The district has also started offering antigen testing for students and staff and is considering weekly testing for all students. Until now, families could opt for weekly tests.

At Alhambra High School, students disembarked at 3:30 p.m. Kenneth Tang, a junior who wore a KN95 mask, didn’t seem fazed by the new requirements and said he wasn’t going to dwell on the illness. .

“The virus is not going to stop anytime soon,” he said. “You can catch the virus anywhere. “

Tammy Scorcia, President of the Alhambra Teachers Association, said that “everyone is nervous. … We all thought we were moving forward.

Her school system, she said, provided face covers and even protective gowns, but the test kits promised by the governor did not arrive in time for the resumption of classes.

State public health officials said Monday that only about half of the 6 million test kits promised to schools in California had been delivered. County officials said distribution of the state’s test kits was just beginning.

Those districts without their own stock were unlucky.

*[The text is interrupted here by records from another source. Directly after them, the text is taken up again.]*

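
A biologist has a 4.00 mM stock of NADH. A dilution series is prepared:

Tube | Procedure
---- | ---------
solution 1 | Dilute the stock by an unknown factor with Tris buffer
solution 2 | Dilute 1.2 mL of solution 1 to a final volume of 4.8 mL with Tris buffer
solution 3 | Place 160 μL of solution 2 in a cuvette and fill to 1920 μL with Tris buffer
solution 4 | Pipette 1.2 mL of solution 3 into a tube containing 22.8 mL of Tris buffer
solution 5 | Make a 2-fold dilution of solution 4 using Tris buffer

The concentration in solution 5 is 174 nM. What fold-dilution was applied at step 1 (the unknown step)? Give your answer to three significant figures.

12.0-fold

Step 1: unknown factor x
Step 2: 1.2 mL brought to 4.8 mL → factor 4.8/1.2 = 4
Step 3: 160 μL brought to 1920 μL → factor 1920/160 = 12
Step 4: 1.2 mL + 22.8 mL = 24 mL total → factor 24/1.2 = 20
Step 5: 2-fold → factor 2
Product of known-step factors = 1920
Overall factor = 4.00 mM / (174 nM) = 22989
x = 22989 / 1920 = 12.0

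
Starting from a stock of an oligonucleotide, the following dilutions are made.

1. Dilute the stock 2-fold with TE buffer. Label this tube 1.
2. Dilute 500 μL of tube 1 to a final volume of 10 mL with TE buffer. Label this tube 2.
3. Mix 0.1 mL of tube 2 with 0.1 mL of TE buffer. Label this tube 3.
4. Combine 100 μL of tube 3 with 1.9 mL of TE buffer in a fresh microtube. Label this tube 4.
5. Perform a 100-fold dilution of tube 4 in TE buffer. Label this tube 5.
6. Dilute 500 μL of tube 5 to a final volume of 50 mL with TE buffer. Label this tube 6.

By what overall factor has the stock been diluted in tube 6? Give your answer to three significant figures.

Step 1: 2-fold → factor 2
Step 2: 500 μL brought to 10 mL → factor 10000/500 = 20
Step 3: 0.1 mL + 0.1 mL = 0.2 mL total → factor 0.2/0.1 = 2
Step 4: 100 μL + 1.9 mL = 2000 μL total → factor 2000/100 = 20
Step 5: 100-fold → factor 100
Step 6: 500 μL brought to 50 mL → factor 50000/500 = 100
Overall dilution factor = 2 × 20 × 2 × 20 × 100 × 100 = 1.6 × 10^7

1.60 × 10^7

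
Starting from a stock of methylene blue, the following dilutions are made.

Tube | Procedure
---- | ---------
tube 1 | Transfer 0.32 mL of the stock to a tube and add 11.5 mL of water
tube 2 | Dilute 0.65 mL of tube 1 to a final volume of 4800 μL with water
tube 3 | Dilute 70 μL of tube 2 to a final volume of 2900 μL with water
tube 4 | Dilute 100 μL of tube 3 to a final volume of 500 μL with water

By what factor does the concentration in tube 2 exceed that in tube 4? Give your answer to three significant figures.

Step 1: 0.32 mL + 11.5 mL = 11.82 mL total → factor 11.82/0.32 = 36.938
Step 2: 0.65 mL brought to 4800 μL → factor 4.8/0.65 = 7.3846
Step 3: 70 μL brought to 2900 μL → factor 2900/70 = 41.429
Step 4: 100 μL brought to 500 μL → factor 500/100 = 5
Dilution factor to tube 2 = 272.77; to tube 4 = 56502
[tube 2]/[tube 4] = (factor to tube 4)/(factor to tube 2) = 56502/272.77 = 207

207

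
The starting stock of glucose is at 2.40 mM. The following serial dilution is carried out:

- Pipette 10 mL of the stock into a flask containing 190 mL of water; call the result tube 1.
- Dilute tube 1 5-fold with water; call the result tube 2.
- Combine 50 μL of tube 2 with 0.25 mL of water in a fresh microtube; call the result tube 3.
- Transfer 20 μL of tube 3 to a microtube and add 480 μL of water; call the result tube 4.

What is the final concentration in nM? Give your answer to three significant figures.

160 nM

Step 1: 10 mL + 190 mL = 200 mL total → factor 200/10 = 20
Step 2: 5-fold → factor 5
Step 3: 50 μL + 0.25 mL = 300 μL total → factor 300/50 = 6
Step 4: 20 μL + 480 μL = 500 μL total → factor 500/20 = 25
Overall dilution factor = 20 × 5 × 6 × 25 = 15000
Final = 2.40 mM / 15000 = 0.0001600 mM = 160 nM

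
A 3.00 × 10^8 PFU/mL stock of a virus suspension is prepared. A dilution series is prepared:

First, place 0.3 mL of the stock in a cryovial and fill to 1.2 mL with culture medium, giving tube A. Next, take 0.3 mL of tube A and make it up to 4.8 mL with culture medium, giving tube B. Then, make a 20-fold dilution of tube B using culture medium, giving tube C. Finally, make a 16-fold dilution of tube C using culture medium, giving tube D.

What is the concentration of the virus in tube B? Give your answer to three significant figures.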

Other school systems have discussed what to do in the coming weeks.

The Burbank Unified School Board held an emergency meeting on Sunday – before deciding not to postpone Monday’s reopening.

Instead, officials are considering mandatory coronavirus testing for students and staff and demanding a vaccine booster for all employees by April 1. Officials also plan to release an update to the community on Friday with test results, providing parents and employees with contact details for those with questions. and concerns, meet with worker groups and update hiding policies.

Maria Castro, who gave her husband Lysol for Christmas instead of cologne, also wondered about the weeks ahead for her daughter at Long Beach Poly.

“Do you think classes will be canceled? Castro asked his 18-year-old daughter, Sophie Villegas.

“I didn’t hear anything,” Sophie replied.

Nearby at Whittier Elementary, Miriam Morillo recounted her son’s response to how he felt about going back to class.

“Good – and bad because I’m not protected,” he told her. “I can get infected from other children. ”

She told him to trust God and also signed him up for the shot on Friday.

Times editor Colleen Shalby contributed to this report.